Protecting Employees Against Discrimination, Wage Violations

Minnesota, New York, and Maine are further protecting employees by enacting legislation targeting workplace discrimination and wage violations.

New York City Commission on Human Rights published legal enforcement guidance regarding race discrimination on the basis of hair, that stated that employers cannot discriminate against black employees by prohibiting, twists, locs, braids, cornrows, Afros, Bantu knots, or fades which are common hairstyles within the Black Community. Thus, on July 12, 2019 bill A.7797A/S.6209A was passed and it became law making discrimination based on natural hairstyles illegal in the entire state of New York.

The State of Minnesota is protecting employees by holding employers criminally liable for wage violations. As of August 1st, 2019, employers will be guilty of a felony if they wrongfully withhold an employee’s pay by virtue of underpayment, misclassification, or refusing to pay an employee for mandatory breaks or overtime. The Department of Labor and Attorney General have doubled the number of state investigators in order to enforce this law. In addition, the Department can issue citations carrying civil penalties to employers that failed to pay an employee wages, up to $1,000. If an employer receives a citation, the employer is required to pay the employee the wages to which they are entitled, in addition to certain damages, within 15 days. Employers now have more to lose if they intend to violate the states wage and hours laws.

Lastly, Maine has passed a law that was effective since September of 2019, which created new protections for pregnant and nursing mothers that are employed.
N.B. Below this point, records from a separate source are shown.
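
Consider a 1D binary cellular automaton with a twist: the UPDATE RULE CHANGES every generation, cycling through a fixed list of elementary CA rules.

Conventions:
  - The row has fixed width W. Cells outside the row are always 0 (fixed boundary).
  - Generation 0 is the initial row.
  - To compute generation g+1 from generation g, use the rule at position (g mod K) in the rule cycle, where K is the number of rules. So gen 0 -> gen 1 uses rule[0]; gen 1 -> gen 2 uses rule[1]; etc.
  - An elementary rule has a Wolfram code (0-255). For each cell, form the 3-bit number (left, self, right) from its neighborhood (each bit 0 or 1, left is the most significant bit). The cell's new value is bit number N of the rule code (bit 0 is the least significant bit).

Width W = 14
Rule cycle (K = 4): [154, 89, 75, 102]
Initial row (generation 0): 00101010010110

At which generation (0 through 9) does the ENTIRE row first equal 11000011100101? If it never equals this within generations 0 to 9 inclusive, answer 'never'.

Gen 0: 00101010010110
Gen 1 (rule 154): 01000001100101
Gen 2 (rule 89): 00111101110000
Gen 3 (rule 75): 11100101010111
Gen 4 (rule 102): 00101111111001
Gen 5 (rule 154): 01001111110110
Gen 6 (rule 89): 00101000010111
Gen 7 (rule 75): 11000011100101
Gen 8 (rule 102): 01000100101111
Gen 9 (rule 154): 10101011001110

Answer: 7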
The law requires employers to provide reasonable accommodations for pregnancy-related conditions and also provides examples of reasonable accommodations, such as, “more frequent or longer breaks; temporary modification in work schedules, seating or equipment; temporary relief from lifting requirements; temporary transfer to less strenuous or hazardous work; and provisions for lactation.” This law had given working mothers relief from some of the hardships they face when on maternity leave.